Greater Mumbai, along India's west coast, is one of the world's most densely populated metropolitan areas, with about 12 million residents as of 2001, according to the Mumbai Metropolitan Region Development Authority. It struggles with poverty, congestion and such infrastructure challenges as poor drainage systems that sometimes lead to flooding in low-lying areas. At the same time, it is the nation's financial capital and home to India's film industry, known as Bollywood. "It's the Shanghai or New York of India," Mr. Lottefier says.

Mumbai's central business district submarket was the seventh priciest out of 176 markets in major cities world-wide, according to a survey released in November by CB Richard Ellis, a real-estate-services firm. The estimated cost to occupy prime space in Mumbai was $106.09 per square foot annually, just ahead of Paris in eighth place at $105.54. (London's West End was the most expensive, at $212.03.) Occupancy costs include rent, local taxes and service charges. Other Mumbai real estate sectors have seen hefty rent increases too. Mumbai's prime retail rents rose 25% in fourth quarter from the year earlier, according to Jones Lang LaSalle.

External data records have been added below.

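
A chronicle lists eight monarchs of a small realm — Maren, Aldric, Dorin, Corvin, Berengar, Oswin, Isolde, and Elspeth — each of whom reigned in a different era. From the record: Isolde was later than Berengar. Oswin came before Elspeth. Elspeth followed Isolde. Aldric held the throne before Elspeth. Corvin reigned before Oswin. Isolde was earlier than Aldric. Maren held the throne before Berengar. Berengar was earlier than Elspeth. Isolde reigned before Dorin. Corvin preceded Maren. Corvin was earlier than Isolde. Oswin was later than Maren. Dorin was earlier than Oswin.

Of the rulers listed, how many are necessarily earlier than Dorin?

Directly stated before Dorin: Isolde.
Berengar reaches Dorin via Berengar → Isolde → Dorin.
Corvin reaches Dorin via Corvin → Isolde → Dorin.
Maren reaches Dorin via Maren → Berengar → Isolde → Dorin.
No chain forces Elspeth (or any of the others) ahead of Dorin.
That's Berengar, Corvin, Isolde, and Maren — 4 in all.

4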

The soaring real-estate costs in Mumbai and elsewhere in India are worrisome to some economists. Ruth Stroppiana, director of Asia-Pacific economics at Moody's Economy.com, says the hot real-estate sector is fanning the country's current problems with inflation, which could damp the very investment needed to sustain India's recent run of impressive economic growth. India's gross domestic product rose about 8.8% in 2006 from 2005, just below China's 11% rate.

A number of factors have hampered new construction. Even in India's most cosmopolitan cities such as Mumbai, inadequate roads and infrastructure are issues for many projects. And unlike many other major world cities where developers vie for claims to the tallest building, government restrictions keep Mumbai's skyline modest and new buildings smaller.

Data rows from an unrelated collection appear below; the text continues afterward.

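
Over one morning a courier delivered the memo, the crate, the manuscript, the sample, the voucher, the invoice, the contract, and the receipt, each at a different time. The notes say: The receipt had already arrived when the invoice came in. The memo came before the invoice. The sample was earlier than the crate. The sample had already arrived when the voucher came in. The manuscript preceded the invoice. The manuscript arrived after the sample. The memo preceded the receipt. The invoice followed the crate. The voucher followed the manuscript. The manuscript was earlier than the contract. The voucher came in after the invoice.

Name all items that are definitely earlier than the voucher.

the crate, the invoice, the manuscript, the memo, the receipt, the sample

Directly stated before the voucher: the invoice, the manuscript, and the sample.
The crate reaches the voucher via the crate → the invoice → the voucher.
The memo reaches the voucher via the memo → the invoice → the voucher.
The receipt reaches the voucher via the receipt → the invoice → the voucher.
No chain forces the contract ahead of the voucher.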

More development is in the works. Unlike some other older city centers in India where it's hard to find a big enough piece of land to develop, Mumbai does have some pockets of property still available, says Katherine Farley, a senior managing director of Tishman Speyer Properties.

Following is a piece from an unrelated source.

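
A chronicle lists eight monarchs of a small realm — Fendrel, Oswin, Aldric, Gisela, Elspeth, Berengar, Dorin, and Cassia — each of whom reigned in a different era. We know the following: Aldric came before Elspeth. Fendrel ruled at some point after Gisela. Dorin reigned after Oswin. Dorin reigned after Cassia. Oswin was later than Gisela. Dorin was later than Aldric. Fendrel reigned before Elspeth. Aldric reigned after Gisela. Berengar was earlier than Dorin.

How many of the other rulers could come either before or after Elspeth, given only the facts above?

Forced before Elspeth: Aldric, Fendrel, and Gisela.
That leaves Berengar, Cassia, Dorin, and Oswin with no forced order relative to Elspeth — 4.

4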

In 2005, Tishman Speyer announced a joint venture called TSI Ventures Ltd., with ICICI Venture Funds Management Co., a subsidiary of India's ICICI Bank Ltd. to develop real estate in India. The partners are proceeding with two large projects in the city of Hyderabad. Ms. Farley says TSI is getter closer to announcing transactions in several other Indian cities, including Mumbai, which she says is attractive because of its concentration of multinational companies.

Some in the real-estate industry are hopeful that the recent loosening of restrictions on foreign direct real-estate investments will increase development and stabilize prices. "Earlier investors were coming and trying to understand the market," says Anshuman Magazine, managing director in South Asia for CB Richard Ellis, a real-estate services firm. "Now the money is starting to pour in."